NORTH MANCHESTER COVERED BRIDGE

By Daphne Cook
Fifth Grade, Maple Park

North Manchester covered bridge is 113 years old this year (1985).  In order for the bridge’s history to be recorded, Mrs. Martha Farmer, Timbercrest Home, North Manchester, has provided many of her memories of the bridge. 

Mrs. Farmer’s parents moved into the home last owned by Max Bush, near the bridge, when she was ten years old and she lived there most of her childhood. 

Mrs. Farmer remembered that the bridge was very dark at night.  One time her mother was coming home from church services and came across several cows and they were lying on the floor of the bridge.  This memory is from the 1880’s or the 1890’s. 

At a much later time an electric light was put in the middle, top of the bridge but it did not last for long.  That is because it made a good little target for little and big kids and their slingshots. 

One of the adventures for young men in North Manchester at the turn of the century was to “beau home” their girlfriends across the covered bridge.  The other boys would tease any of their friends who would walk a girl home from town and go over the covered bridge. 

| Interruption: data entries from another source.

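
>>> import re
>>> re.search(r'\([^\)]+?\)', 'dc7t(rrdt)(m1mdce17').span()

(4, 10)

`re.search` scans for the first position where the pattern succeeds.
The match spans [4:10] → '(rrdt)'.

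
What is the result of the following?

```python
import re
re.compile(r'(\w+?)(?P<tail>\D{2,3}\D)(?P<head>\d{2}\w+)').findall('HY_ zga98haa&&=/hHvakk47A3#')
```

[('HY_', ' zga', '98haa'), ('hH', 'vakk', '47A3')]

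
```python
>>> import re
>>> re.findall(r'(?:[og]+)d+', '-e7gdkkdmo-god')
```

Since nothing is captured, `findall` lists the 2 matched substrings directly.

['gd', 'god']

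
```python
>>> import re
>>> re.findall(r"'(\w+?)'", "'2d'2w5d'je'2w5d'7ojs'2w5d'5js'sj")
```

['2d', 'je', '7ojs', '5js']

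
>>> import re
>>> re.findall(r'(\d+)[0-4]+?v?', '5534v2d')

['553']

Pattern: one or more of a digit (captured); then one or more of a character in [0-4] (lazy), then optionally the literal 'v'.
Because there's exactly one group, `findall` drops the full match and keeps group 1 from the one hit.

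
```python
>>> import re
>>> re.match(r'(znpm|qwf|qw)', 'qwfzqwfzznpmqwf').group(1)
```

'qwf'

Branches in `(...|...)` are attempted left-to-right; the first branch that allows the whole pattern to succeed is taken.
`re.match` only tries the pattern at the start of the string.
The match spans [0:3] → 'qwf'.
Captured: group 1 = 'qwf'.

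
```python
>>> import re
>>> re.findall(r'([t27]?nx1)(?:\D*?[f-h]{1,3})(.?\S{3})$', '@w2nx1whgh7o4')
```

[('2nx1', '7o4')]

Pattern: optionally one of [t27], then the literal 'nx1' (captured); then zero or more of a non-digit (lazy), then 1 to 3 of a character in [f-h] (non-capturing group); then optionally any character, then exactly 3 of a non-whitespace character (captured); then anchored at the end.
Matches: at [2:13] match '2nx1whgh7o4', groups = ('2nx1', '7o4').
`findall` packs the 2 group values into a tuple for every match.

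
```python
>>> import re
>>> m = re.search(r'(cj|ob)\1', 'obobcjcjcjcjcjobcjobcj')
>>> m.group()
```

'obob'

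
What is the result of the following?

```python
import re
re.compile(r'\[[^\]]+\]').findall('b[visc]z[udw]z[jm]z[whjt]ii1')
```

Walking the string: at [1:7] → '[visc]'; at [8:13] → '[udw]'; at [14:18] → '[jm]'; at [19:25] → '[whjt]'.
`findall` yields the raw match text (4 of them) because the pattern has no groups.

['[visc]', '[udw]', '[jm]', '[whjt]']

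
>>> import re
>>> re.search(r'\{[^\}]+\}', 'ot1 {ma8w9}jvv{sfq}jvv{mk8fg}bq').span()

(4, 11)

The match spans [4:11] → '{ma8w9}'.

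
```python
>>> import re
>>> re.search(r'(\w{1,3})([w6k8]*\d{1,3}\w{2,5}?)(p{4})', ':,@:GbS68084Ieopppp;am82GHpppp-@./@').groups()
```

('GbS', '68084Ieo', 'pppp')

The match spans [4:19] → 'GbS68084Ieopppp'.
Captured: group 1 = 'GbS', group 2 = '68084Ieo', group 3 = 'pppp'.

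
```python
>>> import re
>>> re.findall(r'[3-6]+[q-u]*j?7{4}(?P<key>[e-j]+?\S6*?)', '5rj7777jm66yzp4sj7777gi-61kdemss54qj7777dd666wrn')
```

Because there's exactly one group, `findall` drops the full match and keeps group 1 from each hit.

['jm', 'gi']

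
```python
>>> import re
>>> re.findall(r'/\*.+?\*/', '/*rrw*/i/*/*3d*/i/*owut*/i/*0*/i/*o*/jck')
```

['/*rrw*/', '/*/*3d*/', '/*owut*/', '/*0*/', '/*o*/']

Matches: at [0:7] → '/*rrw*/'; at [8:16] → '/*/*3d*/'; at [17:25] → '/*owut*/'; at [26:31] → '/*0*/'; at [32:37] → '/*o*/'.
`findall` yields the raw match text (5 of them) because the pattern has no groups.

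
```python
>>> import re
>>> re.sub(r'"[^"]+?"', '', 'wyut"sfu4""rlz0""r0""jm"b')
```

Every occurrence is swapped for ''.

'wyutb'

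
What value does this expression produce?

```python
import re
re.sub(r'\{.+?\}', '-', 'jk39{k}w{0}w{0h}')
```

'jk39-w-w-'

Because the quantifier is non-greedy, it stops expanding at the earliest point where the rest of the pattern can succeed.
Matches: at [4:7] → '{k}'; at [8:11] → '{0}'; at [12:16] → '{0h}'.
Each match is replaced by '-'.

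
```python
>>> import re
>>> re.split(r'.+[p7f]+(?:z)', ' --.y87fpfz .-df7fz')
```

['', '']

`split` removes every match and returns the 2 fragments in between.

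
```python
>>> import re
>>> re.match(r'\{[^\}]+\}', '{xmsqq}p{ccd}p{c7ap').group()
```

'{xmsqq}'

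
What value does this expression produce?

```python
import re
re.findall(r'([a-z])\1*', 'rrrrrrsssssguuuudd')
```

['r', 's', 'g', 'u', 'd']

`\1` has to match the exact text group 1 already captured.
With a single group, `findall` returns only what that group captured — 5 items.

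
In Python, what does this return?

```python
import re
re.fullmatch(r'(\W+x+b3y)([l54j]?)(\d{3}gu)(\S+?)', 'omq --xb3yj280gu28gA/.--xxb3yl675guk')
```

`re.fullmatch` is like wrapping the pattern in `^…$` (in single-line mode).
Here there's no way to consume every character, so the call returns None.

None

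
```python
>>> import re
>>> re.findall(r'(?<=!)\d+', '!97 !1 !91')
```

Lookahead/lookbehind check context without consuming it, so the matched span excludes the asserted characters.
Matches: at [1:3] → '97'; at [5:6] → '1'; at [8:10] → '91'.
Since nothing is captured, `findall` lists the 3 matched substrings directly.

['97', '1', '91']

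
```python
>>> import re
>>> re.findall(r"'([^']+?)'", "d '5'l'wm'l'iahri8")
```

['5', 'wm']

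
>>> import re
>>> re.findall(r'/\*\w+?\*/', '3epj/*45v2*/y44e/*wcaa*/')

['/*45v2*/', '/*wcaa*/']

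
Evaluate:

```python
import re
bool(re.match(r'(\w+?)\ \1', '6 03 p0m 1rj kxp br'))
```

False

The backreference `\1` re-matches whatever the first group consumed, character for character.
`re.match` only tries the pattern at the start of the string.
Here the pattern fails at index 0, so the call returns None, and `bool(None)` is False.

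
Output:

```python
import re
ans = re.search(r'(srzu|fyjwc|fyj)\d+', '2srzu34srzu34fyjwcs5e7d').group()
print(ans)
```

`re.search` scans for the first position where the pattern succeeds.
The match spans [1:7] → 'srzu34'.
Captured: group 1 = 'srzu'.

srzu34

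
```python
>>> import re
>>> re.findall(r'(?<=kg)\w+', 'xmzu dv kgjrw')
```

Lookahead/lookbehind check context without consuming it, so the matched span excludes the asserted characters.
`findall` yields the raw match text (1 of them) because the pattern has no groups.

['jrw']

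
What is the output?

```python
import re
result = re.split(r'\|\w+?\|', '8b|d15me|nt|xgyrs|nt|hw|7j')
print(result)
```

`split` removes every match and returns the 4 fragments in between.

['8b', 'nt', 'nt', '7j']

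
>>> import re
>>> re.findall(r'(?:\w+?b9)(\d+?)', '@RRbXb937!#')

Pattern: one or more of a word character (lazy), then the literal 'b9' (non-capturing group); then one or more of a digit (lazy) (captured).
A `+?`/`*?`/`{m,n}?` starts at its minimum and grows only as far as needed for what follows to match.
Matches: at [1:8] match 'RRbXb93', group 1 = '3'.
Because there's exactly one group, `findall` drops the full match and keeps group 1 from the one hit.

['3']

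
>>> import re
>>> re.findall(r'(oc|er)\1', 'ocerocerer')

['er']

`\1` is not a pattern — it's the concrete string captured by group 1, re-applied verbatim.
Matches: at [6:10] match 'erer', group 1 = 'er'.
Because there's exactly one group, `findall` drops the full match and keeps group 1 from the one hit.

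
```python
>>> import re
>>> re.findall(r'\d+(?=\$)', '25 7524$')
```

The positive lookaround only admits positions where the adjacent text matches; those characters stay outside the span.
Walking the string: at [3:7] → '7524'.
With no groups in the pattern, `findall` gives back each whole match — 1 here.

['7524']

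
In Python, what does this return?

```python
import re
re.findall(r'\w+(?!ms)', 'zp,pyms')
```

The negative lookaround is zero-width — it rules out positions where the adjacent text would match, without consuming anything.
With no groups in the pattern, `findall` gives back each whole match — 2 here.

['zp', 'pyms']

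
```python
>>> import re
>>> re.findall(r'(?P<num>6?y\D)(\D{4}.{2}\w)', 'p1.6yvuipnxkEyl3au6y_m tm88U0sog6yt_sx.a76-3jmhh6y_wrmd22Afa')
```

[('6yv', 'uipnxkE'), ('6y_', 'm tm88U'), ('6yt', '_sx.a76'), ('6y_', 'wrmd22A')]

This matches optionally the literal '6', then the literal 'y', then a non-digit (captured as 'num'); then exactly 4 of a non-digit, then exactly 2 of any character, then a word character (captured).
Walking the string: at [3:13] match '6yvuipnxkE', groups = ('6yv', 'uipnxkE'); at [18:28] match '6y_m tm88U', groups = ('6y_', 'm tm88U'); at [32:42] match '6yt_sx.a76', groups = ('6yt', '_sx.a76'); at [48:58] match '6y_wrmd22A', groups = ('6y_', 'wrmd22A').
2 groups means each result is a tuple of 2 captured strings — 4 here.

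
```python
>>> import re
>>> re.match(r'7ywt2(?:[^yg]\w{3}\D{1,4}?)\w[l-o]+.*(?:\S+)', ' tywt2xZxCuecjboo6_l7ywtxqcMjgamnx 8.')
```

None

The pattern matches the literal '7y', then the literal 'wt2'; then any character except [yg], then exactly 3 of a word character, then 1 to 4 of a non-digit (lazy) (non-capturing group); then a word character; then one or more of a character in [l-o], then zero or more of any character; then one or more of a non-whitespace character (non-capturing group).
`match` is anchored at position 0; if the pattern doesn't fit there, it returns None.
Here the string doesn't start with a match, so the call returns None.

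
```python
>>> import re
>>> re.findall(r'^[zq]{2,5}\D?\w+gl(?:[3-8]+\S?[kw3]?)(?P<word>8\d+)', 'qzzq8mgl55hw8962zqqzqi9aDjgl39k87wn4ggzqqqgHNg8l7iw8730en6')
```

Pattern: anchored at the start of the string; then 2 to 5 of one of [zq], then optionally a non-digit; then one or more of a word character, then the literal 'gl'; then one or more of a character in [3-8], then optionally a non-whitespace character, then optionally one of [kw3] (non-capturing group); then a literal '8', then one or more of a digit (captured as 'word').
Walking the string: at [0:33] match 'qzzq8mgl55hw8962zqqzqi9aDjgl39k87', group 1 = '87'.
Because there's exactly one group, `findall` drops the full match and keeps group 1 from the one hit.

['87']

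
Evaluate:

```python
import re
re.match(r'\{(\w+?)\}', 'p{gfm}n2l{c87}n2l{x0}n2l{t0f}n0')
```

With `match`, the pattern is implicitly anchored at the beginning.
Here the string doesn't start with a match, so the call returns None.

None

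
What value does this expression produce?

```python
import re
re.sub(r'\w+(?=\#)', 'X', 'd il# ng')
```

The lookaround is zero-width — it requires the adjacent text to match without consuming it, so the asserted text isn't part of the match.
Matches: at [2:4] → 'il'.
`sub` substitutes 'X' at each match site.

'd X# ng'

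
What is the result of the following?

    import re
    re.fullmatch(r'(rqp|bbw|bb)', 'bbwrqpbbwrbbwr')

`re.fullmatch` is like wrapping the pattern in `^…$` (in single-line mode).
Here the string isn't matched end-to-end, so the call returns None.

None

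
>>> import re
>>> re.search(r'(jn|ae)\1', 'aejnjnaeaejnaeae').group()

'jnjn'

A backreference is literal: `\1` must see the identical characters the first group matched.
Unlike `match`, `search` isn't anchored — it looks for the pattern anywhere in the string.
The match spans [2:6] → 'jnjn'.
Captured: group 1 = 'jn'.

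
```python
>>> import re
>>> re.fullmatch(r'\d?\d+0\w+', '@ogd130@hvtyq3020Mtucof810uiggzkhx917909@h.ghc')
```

None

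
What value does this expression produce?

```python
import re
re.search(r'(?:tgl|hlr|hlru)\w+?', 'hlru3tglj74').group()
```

'hlru'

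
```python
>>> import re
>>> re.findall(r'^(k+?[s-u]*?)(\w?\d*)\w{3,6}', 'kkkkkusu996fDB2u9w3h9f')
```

[('k', 'k')]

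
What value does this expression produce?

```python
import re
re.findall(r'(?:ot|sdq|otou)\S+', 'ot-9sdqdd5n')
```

['ot-9sdqdd5n']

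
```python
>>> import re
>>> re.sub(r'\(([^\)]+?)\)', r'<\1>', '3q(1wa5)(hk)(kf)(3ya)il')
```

'3q<1wa5><hk><kf><3ya>il'

Matches: at [2:8] → '(1wa5)'; at [8:12] → '(hk)'; at [12:16] → '(kf)'; at [16:21] → '(3ya)'.
Each match is replaced using the text its own group 1 captured.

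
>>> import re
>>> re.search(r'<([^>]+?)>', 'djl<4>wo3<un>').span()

`re.search` tries every starting position until one works.
The match spans [3:6] → '<4>'.
Captured: group 1 = '4'.

(3, 6)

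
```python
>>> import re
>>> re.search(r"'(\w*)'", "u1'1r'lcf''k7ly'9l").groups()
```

`re.search` scans for the first position where the pattern succeeds.
The match spans [2:6] → "'1r'".
Captured: group 1 = '1r'.

('1r',)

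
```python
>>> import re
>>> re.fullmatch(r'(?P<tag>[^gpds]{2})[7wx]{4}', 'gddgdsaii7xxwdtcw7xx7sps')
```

None

`re.fullmatch` requires the pattern to consume the entire string.
Here there's no way to consume every character, so the call returns None.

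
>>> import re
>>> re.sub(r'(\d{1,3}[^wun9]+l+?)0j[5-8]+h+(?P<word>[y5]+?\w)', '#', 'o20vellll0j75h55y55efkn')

Every occurrence is swapped for '#'.

'o#y55efkn'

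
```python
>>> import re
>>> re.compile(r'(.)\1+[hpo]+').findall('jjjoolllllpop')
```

['j', 'l']

The backreference `\1` re-matches whatever the first group consumed, character for character.
With a single group, `findall` returns only what that group captured — 2 items.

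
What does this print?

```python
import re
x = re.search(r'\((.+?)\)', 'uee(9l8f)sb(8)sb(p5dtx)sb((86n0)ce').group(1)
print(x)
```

A non-greedy quantifier consumes as few characters as it can — just enough that the remainder of the pattern still matches from where it stops; whatever follows it matches normally.
`re.search` scans for the first position where the pattern succeeds.
The match spans [3:9] → '(9l8f)'.
Captured: group 1 = '9l8f'.

9l8f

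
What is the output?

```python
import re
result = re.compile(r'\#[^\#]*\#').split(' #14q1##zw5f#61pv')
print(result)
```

[' ', '', '61pv']

Matches to split on: at [1:7] → '#14q1#'; at [7:13] → '#zw5f#'.
Each match becomes a cut point; 3 segments remain.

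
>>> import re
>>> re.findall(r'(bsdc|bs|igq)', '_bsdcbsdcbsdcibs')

['bsdc', 'bsdc', 'bsdc', 'bs']

Alternation isn't longest-match — the leftmost alternative that fits at this position is chosen.
Because there's exactly one group, `findall` drops the full match and keeps group 1 from each hit.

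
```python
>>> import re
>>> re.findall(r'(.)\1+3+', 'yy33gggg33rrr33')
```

After group 1 captures some text, `\1` only succeeds where that same text appears again.
One capturing group, so `findall` returns just the captured substring from each match — 3 in all.

['y', 'g', 'r']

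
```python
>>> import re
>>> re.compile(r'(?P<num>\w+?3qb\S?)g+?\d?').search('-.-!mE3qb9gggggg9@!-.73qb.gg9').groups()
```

('mE3qb9',)

The match spans [4:11] → 'mE3qb9g'.
Captured: group 1 = 'mE3qb9'.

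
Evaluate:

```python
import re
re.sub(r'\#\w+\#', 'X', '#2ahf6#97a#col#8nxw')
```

Matches: at [0:7] → '#2ahf6#'; at [10:15] → '#col#'.
Every occurrence is swapped for 'X'.

'X97aX8nxw'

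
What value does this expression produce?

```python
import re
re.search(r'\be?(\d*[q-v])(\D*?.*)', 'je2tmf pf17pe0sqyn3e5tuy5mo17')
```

This matches a word boundary (`\b`, zero-width); then optionally a literal 'e'; then zero or more of a digit, then a character in [q-v] (captured); then zero or more of a non-digit (lazy), then zero or more of any character (captured).
Unlike `match`, `search` isn't anchored — it looks for the pattern anywhere in the string.
Here the pattern never matches, so the call returns None.

None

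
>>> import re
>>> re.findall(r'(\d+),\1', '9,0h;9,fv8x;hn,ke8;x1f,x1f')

With a single group, `findall` returns only what that group captured — 0 items.
Nothing in the string satisfies the pattern, so the list is empty.

[]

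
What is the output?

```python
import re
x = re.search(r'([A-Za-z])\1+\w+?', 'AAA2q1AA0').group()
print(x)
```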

The bridge was built in 1872 and has always been painted red.  Many years after its original construction, residents in the neighborhood circulated a petition to get a walkway added to the bridge.  For many years the covered bridge was the only means of crossing the river to get into North Manchester.  There was a rope placed across the river where Second Street now ends and some people could pull themselves across the river in boats.  Later a footbridge was constructed near the present Main Street Bridge, but horses and wagons had to cross at the covered bridge. 

Mrs. Farmer best described the bridge as “graceful as a lady.  It does not look clumsy but is long and graceful.”